Which means you, too. You, with your big feelings and your deep worries. You, the radiant and the ragged. You, trying your best, or maybe not trying at all today. Even when you don’t feel like much of a hymn, you’re already part of the song.

You are the song.

  • If God is inviting everything to sing, whose voices have you learned to tune out?
  • What would it look like to let your mess join the melody?

Revelation 21:1-6

One Wedding, Zero Funerals

Rome believed itself eternal. As if the Pax Romana—the peace of conquest—wasn’t a fragile veil stretched over the thunder of marching feet. As if fear could impersonate peace forever. As if empire were the sun and the rest of us mere shadows, caught in its orbit, circling and circling, unable to break free.

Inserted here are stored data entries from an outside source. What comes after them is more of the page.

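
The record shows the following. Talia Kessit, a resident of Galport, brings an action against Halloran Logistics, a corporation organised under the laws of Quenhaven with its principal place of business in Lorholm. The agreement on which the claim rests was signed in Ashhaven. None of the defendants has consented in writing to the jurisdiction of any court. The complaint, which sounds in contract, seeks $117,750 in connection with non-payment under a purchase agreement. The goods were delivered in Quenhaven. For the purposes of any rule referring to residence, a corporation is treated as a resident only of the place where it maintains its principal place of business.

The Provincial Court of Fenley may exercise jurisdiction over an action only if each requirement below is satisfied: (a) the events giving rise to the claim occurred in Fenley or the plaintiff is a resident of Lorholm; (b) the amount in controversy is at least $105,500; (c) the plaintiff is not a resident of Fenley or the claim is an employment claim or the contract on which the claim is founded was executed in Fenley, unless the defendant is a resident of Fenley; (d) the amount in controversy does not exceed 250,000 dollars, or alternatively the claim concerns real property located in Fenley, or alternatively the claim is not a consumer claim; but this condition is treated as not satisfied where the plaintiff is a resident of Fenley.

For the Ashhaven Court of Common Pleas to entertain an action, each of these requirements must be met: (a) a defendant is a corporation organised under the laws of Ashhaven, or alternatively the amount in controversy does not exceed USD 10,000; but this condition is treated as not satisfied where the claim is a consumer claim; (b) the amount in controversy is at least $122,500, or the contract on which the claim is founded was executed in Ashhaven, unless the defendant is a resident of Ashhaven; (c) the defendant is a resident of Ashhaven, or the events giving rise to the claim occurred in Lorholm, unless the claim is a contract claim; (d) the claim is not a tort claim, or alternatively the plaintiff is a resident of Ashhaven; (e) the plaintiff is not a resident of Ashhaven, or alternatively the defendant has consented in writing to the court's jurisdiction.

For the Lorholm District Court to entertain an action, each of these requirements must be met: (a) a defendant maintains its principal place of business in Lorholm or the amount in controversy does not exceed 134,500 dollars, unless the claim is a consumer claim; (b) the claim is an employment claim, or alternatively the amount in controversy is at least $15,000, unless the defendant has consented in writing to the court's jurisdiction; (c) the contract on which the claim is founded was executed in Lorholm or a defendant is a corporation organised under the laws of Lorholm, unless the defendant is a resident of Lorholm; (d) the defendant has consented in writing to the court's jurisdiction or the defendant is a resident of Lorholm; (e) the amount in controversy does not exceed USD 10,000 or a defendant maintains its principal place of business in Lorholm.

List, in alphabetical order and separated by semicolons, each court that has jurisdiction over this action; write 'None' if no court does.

the Lorholm District Court

The Provincial Court of Fenley:
  (a) The operative events occurred in Quenhaven, not Fenley; the plaintiff resides in Galport, not Lorholm — none of the alternatives is met. Condition not met.
  (b) The amount in controversy is $117,750, which meets the USD 105,500 floor. Met.
  (c) The plaintiff resides in Galport, which is not Fenley, so this disjunct is met. Condition met.
  (d) The amount in controversy is USD 117,750, within the USD 250,000 ceiling, so one alternative holds. The carve-out does not apply: the plaintiff resides in Galport, not Fenley. Met.
  → The court lacks jurisdiction.
The Ashhaven Court of Common Pleas:
  (a) The corporate defendant(s) are organised in Quenhaven, not Ashhaven; the amount in controversy is $117,750, above the $10,000 ceiling — none of the alternatives is met. Condition not met.
  (b) The contract was executed in Ashhaven, so this disjunct is met. Met.
  (c) The defendant resides in Lorholm, not Ashhaven; the operative events occurred in Quenhaven, not Lorholm — none of the alternatives is met. However, the claim is a contract claim, so the 'unless' proviso supplies this condition. Met.
  (d) The claim is a contract claim, not a tort claim, so this disjunct is met. Satisfied.
  (e) The plaintiff resides in Galport, which is not Ashhaven, so this disjunct is met. Condition met.
  → The court lacks jurisdiction.
The Lorholm District Court:
  (a) Halloran Logistics has its principal place of business in Lorholm, so one alternative holds. Met.
  (b) The amount in controversy is 117,750 dollars, which meets the USD 15,000 floor, so one alternative holds. Satisfied.
  (c) The contract was executed in Ashhaven, not Lorholm; the corporate defendant(s) are organised in Quenhaven, not Lorholm — every alternative fails. But the defendant resides in Lorholm, and the 'unless' clause therefore excuses the requirement. Condition met.
  (d) The defendant resides in Lorholm, so this disjunct is met. Condition met.
  (e) Halloran Logistics has its principal place of business in Lorholm — that alternative is enough. Condition met.
  → Jurisdiction lies.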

But John sees something else entirely—not a war, not a divine smackdown, not a reckoning. A wedding—the long-awaited embrace of heaven and earth. The dissolving of all distance between the Divine and the dust. And like every sacred union, it brings with it a home—built not of force but of longing and love. A city that does not conquer but welcomes, descending like breath, like blessing, like the dream we forgot we were allowed to want.

The walls are made of welcome, the streets of mercy, the air thick with the scent of something new and ancient all at once.

And at last, there is rest. The kind you didn’t know you needed, the kind that feels like coming in from the cold. The kind that comes when you realize you don’t have to fight anymore, because love has already won.

Rome? Temporary.Caesar? A footnote.Empire? A fading echo, swallowed by the sound of love calling us home.

  • Where in your life have you accepted a “Pax Romana”—a false peace that masks control or fear?
  • If empire is fading, why does it still echo in you? What would it cost to stop listening?

John 13:31-35

The Revolution Will Not Be Televised

The revolution will not be televised. It will be powered by a towel and a basin, with bread broken in trembling hands, with love that kneels instead of conquers.

Jesus waits until Judas has left. The betrayal is in motion. The cross is hours away. As the door closes, the room holds its breath.

Outside, Rome is still Rome. The empire stretches from Spain to Syria, with legions enforcing the will of men who call themselves gods. But inside, Jesus turns to the ones who remain—men who, by morning, will abandon him. He knows them. The softness of their hands. The way their eyes widen when the world turns cruel. Still, he loves them.

“Love one another. As I have loved you.”

A commandment terrifying in its tenderness. Given by the one whose hands shaped the cosmos—and scrubbed the dirt from his betrayer’s toes. A love so absurd, so unflinching, that even Judas, silver in hand, left with love-soaked feet.

If Judas was included, who are we to decide who isn’t? This love—impossible, unrelenting— is how they would be known.

Two thousand years later, Rome has crumbled. The gods of conquest are forgotten. Yet this love—this ridiculous, relentless mercy—still rises from the ground like something green and stubborn and alive.

The revolution has already begun.

  • Judas, even in betrayal, left with love-soaked feet. Who do you struggle to kneel before, to welcome, to love without condition? What would it take to let Christ’s love undo that boundary in you?
  • What would change if you lived like the revolution had already begun?

Tina Francis is a seminarian at the Seminary of the Southwest.